У нее в руке оставалось еще шесть листков с песенками и она сказала:

– А вот если вы толковый, то купили бы их все, тогда бы я сразу пришла. Я останусь здесь, пока не продам их... а потом я, может, должна буду пойти на другую улицу, и, кто знает, смогу ли я вернуться.

Он подмигнул, а может, ей показалось.

– Толковая девица, а? – сказал он.

Она набралась уличного жаргона, и он забавно звучал с ее корнуоллским акцентом, это сразу отмечали все слушавшие ее.

– Так ведь там, откуда я родом, все толковые, мистер.

– Что верно, то верно, мисс итальянка.

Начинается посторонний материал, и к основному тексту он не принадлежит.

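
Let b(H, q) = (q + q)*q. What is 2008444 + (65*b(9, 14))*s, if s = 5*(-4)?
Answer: 1498844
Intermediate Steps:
b(H, q) = 2*q² (b(H, q) = (2*q)*q = 2*q²)
s = -20
2008444 + (65*b(9, 14))*s = 2008444 + (65*(2*14²))*(-20) = 2008444 + (65*(2*196))*(-20) = 2008444 + (65*392)*(-20) = 2008444 + 25480*(-20) = 2008444 - 509600 = 1498844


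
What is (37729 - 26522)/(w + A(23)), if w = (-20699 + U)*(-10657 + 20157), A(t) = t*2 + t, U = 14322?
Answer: -11207/60581431 ≈ -0.00018499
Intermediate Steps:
A(t) = 3*t (A(t) = 2*t + t = 3*t)
w = -60581500 (w = (-20699 + 14322)*(-10657 + 20157) = -6377*9500 = -60581500)
(37729 - 26522)/(w + A(23)) = (37729 - 26522)/(-60581500 + 3*23) = 11207/(-60581500 + 69) = 11207/(-60581431) = 11207*(-1/60581431) = -11207/60581431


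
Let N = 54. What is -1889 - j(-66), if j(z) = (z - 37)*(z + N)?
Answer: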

Вот вам ваш шестипенсовик. Но сперва отдайте свои песенки. По рукам?

– Шесть песенок за шесть пенсов, – подтвердила она, и глаза ее засияли при виде денег. – Но я не итальянка.

– Ладно, испанская мартышка. Входите и поговорим.

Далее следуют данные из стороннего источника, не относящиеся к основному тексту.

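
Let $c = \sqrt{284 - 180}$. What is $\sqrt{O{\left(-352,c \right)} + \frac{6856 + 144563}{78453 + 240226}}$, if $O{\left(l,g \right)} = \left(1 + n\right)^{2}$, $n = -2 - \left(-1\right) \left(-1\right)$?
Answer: $\frac{\sqrt{454479275665}}{318679} \approx 2.1155$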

Она немного побаивалась его, наслушавшись рассказов о девушках, которых незнакомцы заманивали в опасные места; и хотя в облике Сэма Марпита было что-то, говорившее ей, что он не таков, что он прежде всего деловой человек, все же если деловой человек заплатил шесть пенсов за ненужные ему песенки, значит, можно быть уверенной, что ему что-то нужно. Он привел ее в большую комнату с множеством столов и стульев; стулья стояли на столах; весь пол был усыпан опилками, а в углу комнаты находилось пианино.

– Присаживайтесь здесь, – пригласил он.

Она села, а он устроился напротив нее и облокотился на стол.

– Не выпьете ли чашечку кофе, малышка, пока мы будем говорить о деле?

– Ну, я бы не отказалась.

– И правильно. А что бы вы скушали, а? Аппетитный сандвич с ветчиной... с горчицей или без?

– С горчицей, пожалуйста.

– Гуляем! – пошутил он. – Я бы сказал, что вам горчица не нужна. – Он рассмеялся и повторил шутку: – Сказал бы, что вам горчица не нужна. А почему? Похоже, вам и без нее жарко!

– Это из-за танцев, – ответила она. Ее ответ развеселил его еще больше.

– Послушай, Фанни, – позвал он, отсмеявшись. – Принеси две чашки кофе и наши фирменные сандвичи для дамы. Не забудь положить хорошую порцию горчицы. Она ее любит. – Он похлопал себя по бедру, легонько и быстро, как будто поздравляя его, свое бедро, за удачные шутки.

Кофе. Сандвичи с горчицей. Это, подумала Лилит, предлагается на пути к греху. Она все это примет, но ничего взамен не отдаст. Для нее не существовало никого, кроме Фрита, а когда она сравнила его с этим мужчиной в расшитом цветочками жилете, с пышным галстуком и с его локоном, напомаженным роулендовским бриолином, то испытала не отвращение от его возможных намерений, а еле сдерживаемое желание расхохотаться.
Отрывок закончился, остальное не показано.